Here's the full poem:
Diary of Old Age, No. 28
Love in reality,
is a dreadful
& divine thing,
dangerous itself
& a reckoning
deadly & auspicious,
a striptease of soul
& vulnerable heart
in the dark night
of all the senses.
Beyond sentiments
& shoddy calculations,
love in ancient age
is a liminal gate
to luminous surprise
& sacred absurdity
of loving in extreme
without cravings
with God’s love
for God alone
without doubt
or death’s fear.
Love in reality
is innocent &
harsh beyond
all embarrassment,
a radical giving
through suffered
excruciating grace.
[First published in Soul Forte]
I will let No. 30 speak for itself about the “grotesque grace” of silent solitude:
Diary of Old Age, No. 30
God has given me
a terrible & baffling
gift, a singularly
grotesque grace,
the desert fire
of rogue solitude
in its intensities
& latent potentials
for loneliness
or the mystery
of being alone
with God alone
in timely eternity
before death.
Suffered, necessary
solitude as threshold
crucible passage
into the drama
of divine life
& disappearing
in a wilderness
of silent solitary
sacred communion.
[First published in Soul Forte]
Have you ever seen Jesus Christ? Can you see Christ? What if we have, but did not realize it, if our egos got in the way and blinded us to the Lord’s presence in special and ordinary times? What if the face of Christ, that is, His revolutionary Presence, is both hidden and obvious at the same time? Full of paradox and irony.

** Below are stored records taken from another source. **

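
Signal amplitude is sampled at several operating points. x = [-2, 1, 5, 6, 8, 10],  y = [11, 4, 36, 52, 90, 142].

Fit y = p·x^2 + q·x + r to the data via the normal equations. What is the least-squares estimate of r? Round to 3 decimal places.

r = 3.499

From the data, Σx^2·x^2 = 16034, Σx^2·x = 1846, Σx^2 = 230, Σx·x = 230, Σx = 28, Σ1 = 6.
Right-hand side: Σx^2·y = 22780, Σx·y = 2614, Σy = 335.
MᵀM·[p, q, r]ᵀ = Mᵀy becomes [[16034, 1846, 230]; [1846, 230, 28]; [230, 28, 6]]·[p, q, r]ᵀ = [22780, 2614, 335]ᵀ.
Row-reducing yields p = 263089/179862, q = -144011/179862, r = 104878/29977.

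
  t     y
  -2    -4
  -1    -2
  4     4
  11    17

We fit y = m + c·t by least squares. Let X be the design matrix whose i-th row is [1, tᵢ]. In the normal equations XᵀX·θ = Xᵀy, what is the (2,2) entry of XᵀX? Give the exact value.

Row 2 ↔ basis t, column 2 ↔ basis t, so (XᵀX)_{2,2} = Σᵢ (t)·(t) = (-2)·(-2) + (-1)·(-1) + (4)·(4) + (11)·(11) = 142.

142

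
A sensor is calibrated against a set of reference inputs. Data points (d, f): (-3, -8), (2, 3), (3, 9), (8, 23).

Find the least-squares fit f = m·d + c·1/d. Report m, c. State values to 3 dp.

Normal-equation sums: Σd·d = 86, Σd·1/d = 4, Σ1/d·1/d = 281/576.
Moment sums: Σd·f = 241, Σ1/d·f = 241/24.
Normal equations: [[86, 4]; [4, 281/576]]·[m, c]ᵀ = [241, 241/24]ᵀ.
Determinant 86·(281/576) − 4² = 7475/288.
m = (241·(281/576) − 4·(241/24))/(7475/288) = 8917/2990; c = (86·(241/24) − 4·241)/(7475/288) = -5784/1495.

m = 2.982, c = -3.869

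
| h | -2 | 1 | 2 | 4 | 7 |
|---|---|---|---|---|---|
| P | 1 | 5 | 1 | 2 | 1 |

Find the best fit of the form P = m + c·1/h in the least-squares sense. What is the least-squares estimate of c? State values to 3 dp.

With design matrix M, MᵀM = [[5, 39/28]; [39/28, 1241/784]] and MᵀP = [10, 79/14]ᵀ.
Eliminating c: (1241/784)·(row 1) − (39/28)·(row 2) gives (1171/196)·m = (1241/784)·10 − (39/28)·(79/14) = 781/98, so m = 1562/1171.
Then c = ((79/14) − (39/28)·(1562/1171))/(1241/784) = 2800/1171.

c = 2.391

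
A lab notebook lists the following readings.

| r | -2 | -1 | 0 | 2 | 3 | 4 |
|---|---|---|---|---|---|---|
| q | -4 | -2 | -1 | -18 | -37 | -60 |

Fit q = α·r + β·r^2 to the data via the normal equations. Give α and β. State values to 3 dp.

α = -3.353, β = -2.922

XᵀX·[α, β]ᵀ = Xᵀq reads: 34·α + 90·β = -377;  90·α + 370·β = -1383.
(Σr·r = 34, Σr·r^2 = 90, Σr^2·r^2 = 370, Σr·q = -377, Σr^2·q = -1383.)
Eliminating β: 370·(row 1) − 90·(row 2) gives 4480·α = 370·(-377) − 90·(-1383) = -15020, so α = -751/224.
Then β = ((-1383) − 90·(-751/224))/370 = -3273/1120.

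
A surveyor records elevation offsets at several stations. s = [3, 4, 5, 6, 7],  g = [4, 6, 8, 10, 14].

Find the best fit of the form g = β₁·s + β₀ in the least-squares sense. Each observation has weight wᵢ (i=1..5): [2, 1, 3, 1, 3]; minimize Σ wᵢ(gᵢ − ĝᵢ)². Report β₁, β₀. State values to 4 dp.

Sums needed: Σwᵢ·s·s = 292, Σwᵢ·s = 52, Σwᵢ·1 = 10.
And Σwᵢ·s·g = 522, Σwᵢ·g = 90.
AᵀWA·[β₁, β₀]ᵀ = AᵀWg becomes [[292, 52]; [52, 10]]·[β₁, β₀]ᵀ = [522, 90]ᵀ.
det = 292·10 − 52² = 216.
β₁ = (522·10 − 52·90)/216 = 5/2; β₀ = (292·90 − 52·522)/216 = -4.

β₁ = 2.5000, β₀ = -4.0000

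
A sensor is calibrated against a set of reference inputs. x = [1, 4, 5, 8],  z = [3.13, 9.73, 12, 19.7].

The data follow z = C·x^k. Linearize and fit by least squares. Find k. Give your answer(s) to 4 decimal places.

Taking logs, ln z = k·ln x + ln C, so regress ln z on ln x.
Σln x = 5.0752, Σ(ln x)² = 8.8362, Σln z = 8.8818, Σln x·ln z = 13.3514.
Equations: 8.8362·k + 5.0752·ln C = 13.3514;  5.0752·k + 4·ln C = 8.8818.
Slope k = (n·Σln x·ln z − Σln x·Σln z)/(n·Σ(ln x)² − (Σln x)²) = (4·13.3514 − 5.0752·8.8818)/9.5873 = 0.86877; ln C = (Σln z − k·Σln x)/n = 1.11815.

k = 0.8688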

Here is the whole of No. 34:
Diary of Old Age, No. 34
Carried on sacrificial winds
across thresholds of time
between here & eternity
the concealed & opaquely
obvious face of Jesus,
inscrutable in simplicity
mystical in suffered love,
appears as an unborn
about to be aborted
in eruptions of pure pain,
as a wailing Jewish baby
dispatched into perfect
silence on an Auschwitz day,
in the corrupted angel’s face
of an abandoned child
of the streets at dawn,
as palpable obscurity
of a solitary old woman
forgotten by everyone,
even in shrouded ambiguities
of anxious & depressed souls,
in the scared eyes of despair,
prisoners of addictive demons
& all those killing Christ today.
[First published in Soul Forte]
The last poem for today is No. 35. As you read it, no matter what your age, our own death is a companion through the years and probably the best way to learn to accept death as real for me too, not just for others, is to look death in the eye and live with full awareness of it, instead of fearing it and looking around the next corner for it.
death becomes a strange
friend, elliptical companion
encircling my ways & days
with intricate intensities
soberly reminding me
of God’s total intoxication
Intoxication? As St. Catherine of Siena said in the 14th century, our God is crazing in love with us, to the point of divine and beautiful madness, loving each one of us as if we were the only one existing (cf. St. Thomas Aquinas), a personal, salvific, unrelenting, infinite love for you and me. Imagine that. What if it is really true?
Diary of Old Age, No. 35
A poetic diary of old age
is a thinly disguised diary
of death intruding upon
the ancient dance of life.
As years accumulate &
my body wrinkles & withers
passing into my 9th decade
of breathing inexorably
to that final rite of passage
of summarily disappearing
from earthen habit of being
into ever-nascent eternity,
death becomes a strange
friend, elliptical companion
encircling my ways & days
with intricate intensities
soberly reminding me
of God’s total intoxication
by ineffably personal love
for the living & dying me,
a love born from death.
[First published in Soul Forte]
These poems along with others from the same series, and with many from an even longer series, “Poems to God,” as well as other poetry will be included in book 4 which I hope will be available by mid-fall, 2025. Until the next blog post, may God bless you with a poetic imagination for all your written and unwritten poetry. Robert Browning said that God is the perfect poet. Thus, to be poetic in spirit is to seek to imitate God.